BURNABY – The BC Labour Relations Board (LRB)’s recent decision dismissing raid applications by the BC Nurses (BCN) sends a clear message that predatory organizing tactics will not be tolerated in the health care sector and that the protection of labour relations stability remains a top priority, says CUPE.

In a decision released on April 11, the Board dismissed all seven BC Nurses (BCN) raid applications filed late last year. In the applications, the BCN attempted to carve out two classifications within the Health Science Professionals Bargaining Association (HSPBA) across a number of health authorities: Psychologists and Psychometrists – Testing Technicians.

In recent years, the BCN successfully raided all 7,000-plus LPNs from HSA, HEU and CUPE in the HSPBA as an exception to the Board’s normal policy against classification-based raids. In the recent case, the BCN sought to expand on that exception, in order to represent a much smaller group made up of Psychologists and Psychometrists who were members of HSA and PEA.

HSA and PEA filed objections to the raids, raising a number of technical and substantive arguments. CUPE, HEU and BCGEU intervened in the case, also opposing the raid applications. In a comprehensive and well-reasoned decision, Vice-Chair Kandola dismissed the BCN’s raid applications as they did not identify units appropriate for representation.

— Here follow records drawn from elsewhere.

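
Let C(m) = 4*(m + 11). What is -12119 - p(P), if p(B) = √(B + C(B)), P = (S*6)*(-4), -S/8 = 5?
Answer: -12119 - 2*√1211 ≈ -12189.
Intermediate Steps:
S = -40 (S = -8*5 = -40)
P = 960 (P = -40*6*(-4) = -240*(-4) = 960)
C(m) = 44 + 4*m (C(m) = 4*(11 + m) = 44 + 4*m)
p(B) = √(44 + 5*B) (p(B) = √(B + (44 + 4*B)) = √(44 + 5*B))
-12119 - p(P) = -12119 - √(44 + 5*960) = -12119 - √(44 + 4800) = -12119 - √4844 = -12119 - 2*√1211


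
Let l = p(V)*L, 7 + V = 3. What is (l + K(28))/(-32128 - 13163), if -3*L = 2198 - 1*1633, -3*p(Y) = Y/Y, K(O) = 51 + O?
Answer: -1276/407619 ≈ -0.0031304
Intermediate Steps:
V = -4 (V = -7 + 3 = -4)
p(Y) = -1/3 (p(Y) = -Y/(3*Y) = -1/3*1 = -1/3)
L = -565/3 (L = -(2198 - 1*1633)/3 = -(2198 - 1633)/3 = -1/3*565 = -565/3 ≈ -188.33)
l = 565/9 (l = -1/3*(-565/3) = 565/9 ≈ 62.778)
(l + K(28))/(-32128 - 13163) = (565/9 + (51 + 28))/(-32128 - 13163) = (565/9 + 79)/(-45291) = (1276/9)*(-1/45291) = -1276/407619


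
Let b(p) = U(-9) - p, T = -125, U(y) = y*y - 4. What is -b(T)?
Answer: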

The Vice-Chair did not address all of the objections raised but, after a thorough review, found that she could decide the case based on two primary objections. First, the raid applications constituted partial raids—problematic in the health care sector because “such applications lead to fragmentation of the existing bargaining unit and result in a proliferation of bargaining agents.” Second, the raid applications were classification-specific. Such units, said Kandola, “run afoul of the Board’s well-established appropriateness principles, would lead to the inappropriate proliferation of units within the subsector, and give rise to industrial instability.”

The LRB’s rejection of such raiding tactics is a resounding defeat for the BCN’s predatory raiding activities across the health sector in B.C. With this decision, the Board has stamped out any hope that they might expand on the LPN exception or revisit their established policy against raids that fragment existing units—making this a good decision for labour relations stability in health care.